At Vivienne Westwood’s memorial service in London, in 2023, the paparazzi photos resembled street-style photography: Victoria Beckham in an angular sheath dress, Helena Bonham Carter in a flurry of checks, and Simon Le Bon in sharp tailoring. It was a similar scene at memorial services for the editor André Leon Talley, and more recently, the designers Claude Montana and Roberto Cavalli. Last July, Brigitte Macron attended the funeral of French anchorman Thierry Ardisson wearing black leather pants, a wink to the deceased’s love for rock music.

Diesel’s new advertising campaign covers the life of a character from birth to death, wearing (the right) jeans even in the coffin. Photos taken on the set of the Devil Wears Prada sequel suggest that Anne Hathaway’s character attends a stylish funeral in Central Park carrying an Empire 34 Coach bag.
The enthusiasm is even extending to final resting places. Mathieu Lehanneur, a designer known for the cauldron used during the Olympic Games in Paris, has created twin urns for his parents, even though they are alive and well. The Parisian artist Jean-René Tabouret is getting cheeky with marble memorial plaques. What, you wouldn’t want to be remembered for eternity alongside a contrarian statement like “shitty world” or “asshole”?
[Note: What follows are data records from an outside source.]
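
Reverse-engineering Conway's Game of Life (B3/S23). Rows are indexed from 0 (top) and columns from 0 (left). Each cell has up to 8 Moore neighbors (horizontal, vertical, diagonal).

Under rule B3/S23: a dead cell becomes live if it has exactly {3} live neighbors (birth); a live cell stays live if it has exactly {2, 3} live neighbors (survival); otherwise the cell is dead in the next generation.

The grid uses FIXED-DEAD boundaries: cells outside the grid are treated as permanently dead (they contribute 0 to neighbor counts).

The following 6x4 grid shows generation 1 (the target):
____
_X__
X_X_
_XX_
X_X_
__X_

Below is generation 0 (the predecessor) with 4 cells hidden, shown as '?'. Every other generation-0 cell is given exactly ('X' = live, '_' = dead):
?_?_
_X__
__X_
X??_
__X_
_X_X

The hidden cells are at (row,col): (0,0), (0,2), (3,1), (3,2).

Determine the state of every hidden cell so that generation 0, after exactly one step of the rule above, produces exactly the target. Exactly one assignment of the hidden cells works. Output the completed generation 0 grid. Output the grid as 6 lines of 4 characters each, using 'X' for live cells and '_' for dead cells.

Hidden generation-0 cells (in order): (0,0), (0,2), (3,1), (3,2).
A hidden cell only influences target cells in its own 3x3 neighborhood. Try each of the 2^4 = 16 assignments, step the completed generation 0 forward once under B3/S23, and compare with the target:
  (0,0)=_ (0,2)=_ (3,1)=_ (3,2)=_ -> step gives (1,1)='_' but target has 'X' -> reject
  (0,0)=_ (0,2)=_ (3,1)=_ (3,2)=X -> step gives (1,1)='_' but target has 'X' -> reject
  (0,0)=_ (0,2)=_ (3,1)=X (3,2)=_ -> step gives (1,1)='_' but target has 'X' -> reject
  (0,0)=_ (0,2)=_ (3,1)=X (3,2)=X -> step gives (1,1)='_' but target has 'X' -> reject
  (0,0)=_ (0,2)=X (3,1)=_ (3,2)=_ -> step gives (1,2)='X' but target has '_' -> reject
  (0,0)=_ (0,2)=X (3,1)=_ (3,2)=X -> step gives (1,2)='X' but target has '_' -> reject
  (0,0)=_ (0,2)=X (3,1)=X (3,2)=_ -> step gives (1,2)='X' but target has '_' -> reject
  (0,0)=_ (0,2)=X (3,1)=X (3,2)=X -> step gives (1,2)='X' but target has '_' -> reject
  (0,0)=X (0,2)=_ (3,1)=_ (3,2)=_ -> step gives (2,0)='_' but target has 'X' -> reject
  (0,0)=X (0,2)=_ (3,1)=_ (3,2)=X -> step gives (2,0)='_' but target has 'X' -> reject
  (0,0)=X (0,2)=_ (3,1)=X (3,2)=_ -> step reproduces the target at every cell -> ACCEPT
  (0,0)=X (0,2)=_ (3,1)=X (3,2)=X -> step gives (3,1)='_' but target has 'X' -> reject
  (0,0)=X (0,2)=X (3,1)=_ (3,2)=_ -> step gives (0,1)='X' but target has '_' -> reject
  (0,0)=X (0,2)=X (3,1)=_ (3,2)=X -> step gives (0,1)='X' but target has '_' -> reject
  (0,0)=X (0,2)=X (3,1)=X (3,2)=_ -> step gives (0,1)='X' but target has '_' -> reject
  (0,0)=X (0,2)=X (3,1)=X (3,2)=X -> step gives (0,1)='X' but target has '_' -> reject
Unique solution: (0,0)=live, (0,2)=dead, (3,1)=live, (3,2)=dead.
Check: live-neighbor counts of every cell in the completed generation 0:
1210
2221
3421
1332
3432
1131
Applying B3/S23 to generation 0 with these counts gives:
____
_X__
X_X_
_XX_
X_X_
__X_
which matches the target exactly.

Answer: X___
_X__
__X_
XX__
__X_
_X_X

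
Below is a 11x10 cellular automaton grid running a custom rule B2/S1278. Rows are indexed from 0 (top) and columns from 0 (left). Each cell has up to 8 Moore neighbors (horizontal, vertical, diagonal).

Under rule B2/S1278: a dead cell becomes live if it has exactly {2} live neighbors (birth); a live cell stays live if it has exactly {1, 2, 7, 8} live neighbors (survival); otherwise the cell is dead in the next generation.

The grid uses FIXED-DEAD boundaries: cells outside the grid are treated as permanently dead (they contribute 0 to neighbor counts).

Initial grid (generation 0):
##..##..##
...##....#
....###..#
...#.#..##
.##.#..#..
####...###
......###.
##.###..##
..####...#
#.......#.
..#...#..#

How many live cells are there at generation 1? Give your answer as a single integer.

Answer: 31

Derivation:
Simulating step by step:
Generation 0 (given above): 48 live cells
Generation 1: 31 live cells
###..#..##
###....#..
..#...##..
.#.......#
.....#....
#...##...#
..........
##........
......##..
......###.
.#.....###
Population at generation 1: 31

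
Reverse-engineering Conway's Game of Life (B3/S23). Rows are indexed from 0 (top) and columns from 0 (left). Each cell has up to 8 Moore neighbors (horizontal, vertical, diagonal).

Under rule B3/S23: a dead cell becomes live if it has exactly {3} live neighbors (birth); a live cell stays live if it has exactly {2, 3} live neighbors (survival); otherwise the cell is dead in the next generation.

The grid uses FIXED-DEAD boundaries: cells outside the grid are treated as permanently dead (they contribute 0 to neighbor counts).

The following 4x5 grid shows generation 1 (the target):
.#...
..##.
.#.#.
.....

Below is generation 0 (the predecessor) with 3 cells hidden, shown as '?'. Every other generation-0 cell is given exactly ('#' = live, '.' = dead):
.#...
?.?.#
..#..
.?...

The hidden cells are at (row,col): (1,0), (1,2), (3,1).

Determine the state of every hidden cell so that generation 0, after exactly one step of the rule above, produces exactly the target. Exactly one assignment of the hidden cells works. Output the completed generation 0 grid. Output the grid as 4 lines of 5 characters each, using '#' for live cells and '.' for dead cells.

Hidden generation-0 cells (in order): (1,0), (1,2), (3,1).
A hidden cell only influences target cells in its own 3x3 neighborhood. Try each of the 2^3 = 8 assignments, step the completed generation 0 forward once under B3/S23, and compare with the target:
  (1,0)=. (1,2)=. (3,1)=. -> step gives (0,1)='.' but target has '#' -> reject
  (1,0)=. (1,2)=. (3,1)=# -> step gives (0,1)='.' but target has '#' -> reject
  (1,0)=. (1,2)=# (3,1)=. -> step gives (0,1)='.' but target has '#' -> reject
  (1,0)=. (1,2)=# (3,1)=# -> step gives (0,1)='.' but target has '#' -> reject
  (1,0)=# (1,2)=. (3,1)=. -> step gives (0,1)='.' but target has '#' -> reject
  (1,0)=# (1,2)=. (3,1)=# -> step gives (0,1)='.' but target has '#' -> reject
  (1,0)=# (1,2)=# (3,1)=. -> step reproduces the target at every cell -> ACCEPT
  (1,0)=# (1,2)=# (3,1)=# -> step gives (2,1)='.' but target has '#' -> reject
Unique solution: (1,0)=live, (1,2)=live, (3,1)=dead.
Check: live-neighbor counts of every cell in the completed generation 0:
22221
14230
13131
01110
Applying B3/S23 to generation 0 with these counts gives:
.#...
..##.
.#.#.
.....
which matches the target exactly.

Answer: .#...
#.#.#
..#..
.....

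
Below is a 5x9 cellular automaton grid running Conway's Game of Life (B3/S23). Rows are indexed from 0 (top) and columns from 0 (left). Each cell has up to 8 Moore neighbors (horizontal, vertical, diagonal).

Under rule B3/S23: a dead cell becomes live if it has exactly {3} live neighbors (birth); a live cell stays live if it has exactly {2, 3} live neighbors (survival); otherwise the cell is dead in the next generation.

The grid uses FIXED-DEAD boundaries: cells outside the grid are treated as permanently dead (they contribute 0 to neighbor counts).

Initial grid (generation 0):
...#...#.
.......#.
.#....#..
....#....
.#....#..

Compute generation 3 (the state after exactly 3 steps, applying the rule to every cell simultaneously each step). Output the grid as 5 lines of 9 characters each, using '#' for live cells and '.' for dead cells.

Simulating step by step:
Generation 0 (given above): 8 live cells
Generation 1: 3 live cells
.........
......##.
.........
.....#...
.........
Generation 2: 1 live cells
.........
.........
......#..
.........
.........
Generation 3: 0 live cells
(generation 3 grid is the final answer)

Answer: .........
.........
.........
.........
.........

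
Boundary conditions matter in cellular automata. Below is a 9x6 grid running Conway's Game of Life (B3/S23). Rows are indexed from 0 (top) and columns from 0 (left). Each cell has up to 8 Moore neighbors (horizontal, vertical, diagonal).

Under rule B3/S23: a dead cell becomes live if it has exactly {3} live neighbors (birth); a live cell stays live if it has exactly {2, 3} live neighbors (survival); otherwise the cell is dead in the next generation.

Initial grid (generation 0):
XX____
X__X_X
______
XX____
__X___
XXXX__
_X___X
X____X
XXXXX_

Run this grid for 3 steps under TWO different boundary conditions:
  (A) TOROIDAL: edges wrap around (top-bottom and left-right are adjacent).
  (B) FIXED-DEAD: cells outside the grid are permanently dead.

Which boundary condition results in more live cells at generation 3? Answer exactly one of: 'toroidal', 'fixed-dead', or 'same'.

Under TOROIDAL boundary, generation 3:
______
______
__X__X
X_XX__
_XXX__
__XX_X
X_XX_X
__X__X
______
Population = 17

Under FIXED-DEAD boundary, generation 3:
_X____
__X___
__XX__
__XX__
__X___
__X_X_
___X_X
X____X
XXXXX_
Population = 18

Comparison: toroidal=17, fixed-dead=18 -> fixed-dead

Answer: fixed-dead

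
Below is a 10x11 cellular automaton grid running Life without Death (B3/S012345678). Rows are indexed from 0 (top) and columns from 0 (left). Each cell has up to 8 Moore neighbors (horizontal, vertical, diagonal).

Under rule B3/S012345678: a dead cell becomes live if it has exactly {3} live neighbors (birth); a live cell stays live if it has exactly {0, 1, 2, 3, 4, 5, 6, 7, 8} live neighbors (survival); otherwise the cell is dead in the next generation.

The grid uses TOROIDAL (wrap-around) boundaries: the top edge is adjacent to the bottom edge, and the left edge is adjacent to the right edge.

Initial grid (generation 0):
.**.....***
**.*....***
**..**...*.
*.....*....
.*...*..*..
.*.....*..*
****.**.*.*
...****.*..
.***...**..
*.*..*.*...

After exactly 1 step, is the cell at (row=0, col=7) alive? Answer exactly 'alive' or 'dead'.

Simulating step by step:
Generation 0 (given above): 46 live cells
Generation 1: 60 live cells
.***...****
**.**...***
***.**..**.
*...*.*...*
.*...****..
.*..**.**.*
****.**.*.*
...****.*..
.***...**..
*.*..***..*

Cell (0,7) at generation 1: 1 -> alive

Answer: alive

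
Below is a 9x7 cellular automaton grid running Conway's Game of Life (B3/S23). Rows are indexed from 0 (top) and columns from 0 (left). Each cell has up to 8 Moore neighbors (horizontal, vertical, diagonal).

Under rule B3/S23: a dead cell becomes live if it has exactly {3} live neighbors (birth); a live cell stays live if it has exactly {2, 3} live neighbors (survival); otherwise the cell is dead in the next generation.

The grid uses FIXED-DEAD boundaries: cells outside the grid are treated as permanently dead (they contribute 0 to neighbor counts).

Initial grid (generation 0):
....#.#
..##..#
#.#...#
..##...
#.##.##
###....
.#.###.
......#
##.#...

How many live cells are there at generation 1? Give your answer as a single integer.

Answer: 22

Derivation:
Simulating step by step:
Generation 0 (given above): 26 live cells
Generation 1: 22 live cells
...#.#.
.###..#
.......
....###
#...#..
#.....#
##.###.
##.#.#.
.......
Population at generation 1: 22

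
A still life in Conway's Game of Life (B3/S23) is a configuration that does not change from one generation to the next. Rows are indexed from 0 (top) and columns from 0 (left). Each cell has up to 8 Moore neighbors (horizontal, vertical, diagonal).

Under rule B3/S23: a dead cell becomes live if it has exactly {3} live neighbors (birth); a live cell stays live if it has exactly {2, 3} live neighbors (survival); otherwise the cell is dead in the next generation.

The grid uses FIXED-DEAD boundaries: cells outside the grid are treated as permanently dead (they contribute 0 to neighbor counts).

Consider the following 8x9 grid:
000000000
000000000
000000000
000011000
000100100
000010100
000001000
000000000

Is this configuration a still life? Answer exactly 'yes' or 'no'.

Answer: yes

Derivation:
Compute generation 1 and compare to generation 0 (given above):
Generation 1:
000000000
000000000
000000000
000011000
000100100
000010100
000001000
000000000
The grids are IDENTICAL -> still life.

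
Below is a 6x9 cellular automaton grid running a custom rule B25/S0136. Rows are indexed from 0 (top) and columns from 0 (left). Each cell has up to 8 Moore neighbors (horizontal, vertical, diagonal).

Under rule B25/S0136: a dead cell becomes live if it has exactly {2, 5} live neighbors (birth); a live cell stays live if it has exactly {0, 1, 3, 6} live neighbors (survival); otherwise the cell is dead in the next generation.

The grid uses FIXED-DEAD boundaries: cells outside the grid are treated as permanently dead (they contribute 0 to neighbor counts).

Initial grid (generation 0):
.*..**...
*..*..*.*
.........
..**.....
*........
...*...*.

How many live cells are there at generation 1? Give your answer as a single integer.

Answer: 24

Derivation:
Simulating step by step:
Generation 0 (given above): 12 live cells
Generation 1: 24 live cells
****..**.
****..***
.*..*..*.
.***.....
**..*....
...*...*.
Population at generation 1: 24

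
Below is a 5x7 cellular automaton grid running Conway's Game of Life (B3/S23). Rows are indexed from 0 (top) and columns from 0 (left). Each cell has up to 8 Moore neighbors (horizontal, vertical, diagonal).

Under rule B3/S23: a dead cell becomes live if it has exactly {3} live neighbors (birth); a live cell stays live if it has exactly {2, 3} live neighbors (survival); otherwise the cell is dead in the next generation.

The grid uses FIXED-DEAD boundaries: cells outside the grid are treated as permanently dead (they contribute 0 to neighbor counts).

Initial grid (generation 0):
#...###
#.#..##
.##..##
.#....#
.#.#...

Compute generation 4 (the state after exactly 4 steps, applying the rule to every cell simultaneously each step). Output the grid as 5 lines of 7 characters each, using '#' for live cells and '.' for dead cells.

Simulating step by step:
Generation 0 (given above): 16 live cells
Generation 1: 13 live cells
.#..#.#
#.##...
#.#....
##...##
..#....
Generation 2: 12 live cells
.###...
#.##...
#.##...
#.#....
.#.....
Generation 3: 9 live cells
.#.#...
#...#..
#......
#.##...
.#.....
Generation 4: 8 live cells
(generation 4 grid is the final answer)

Answer: .......
##.....
#..#...
#.#....
.##....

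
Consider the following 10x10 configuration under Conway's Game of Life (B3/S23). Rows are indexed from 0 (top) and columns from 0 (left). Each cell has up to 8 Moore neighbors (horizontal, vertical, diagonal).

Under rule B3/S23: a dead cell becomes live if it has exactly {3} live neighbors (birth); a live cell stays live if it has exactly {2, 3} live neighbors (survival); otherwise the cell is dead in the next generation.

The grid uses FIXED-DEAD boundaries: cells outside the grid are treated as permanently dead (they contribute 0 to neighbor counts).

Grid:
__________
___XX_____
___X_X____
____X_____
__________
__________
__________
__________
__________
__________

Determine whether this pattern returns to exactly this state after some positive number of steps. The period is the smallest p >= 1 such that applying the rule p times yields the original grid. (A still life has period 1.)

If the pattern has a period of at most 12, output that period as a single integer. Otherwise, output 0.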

In fiction, funerals are often the perfect occasion to forge alliances and convey private messages. They represent the dawn of a new era, a passage from one generation to the next. No wonder they’re giving some social climbers FOMO. In France, Jack Lang, the 86-year-old former minister of culture, seems to frequent them as often as he goes out to dinner. He was spotted at services for the actresses Mireille Darc and Anouk Aimée, fashion designer Thierry Mugler, and the dancer Patrick Dupond.
The actor Montgomery Clift and friend, the singer Libby Holman, were notorious funeral crashers, known for using their fingers to eat out of the caviar bowls. On his Substack, the journalist Michael Isikoff recently reported that Oliver North, a member of President Reagan’s National Security Council and memorable player in the Iran-Contra affair, reconnected with Fawn Hall, his former secretary, last December at the memorial service for North’s wife of 56 years. “She rekindled the relationship at the funeral,” a friend of the couple told Isikoff. “They started spending time together.” They are now married.

But no funeral lover trumps Emmanuel Macron. Compared with his predecessors Nicolas Sarkozy and François Mitterand, each of whom organized four national tributes during their presidencies, Macron ordered that 32 services for a range of luminaries be designated national events. (This list includes the actors Jean-Paul Belmondo and Michel Bouquet, artist Pierre Soulages, and author Jean d’Ormesson.) And he looked completely dashing at every one.

Intriguingly, Macron’s college thesis concerned the Italian social philosopher Niccolò Machiavelli, who believed that public ceremonies such as funerals were powerful political tools. Maybe there’s a link here?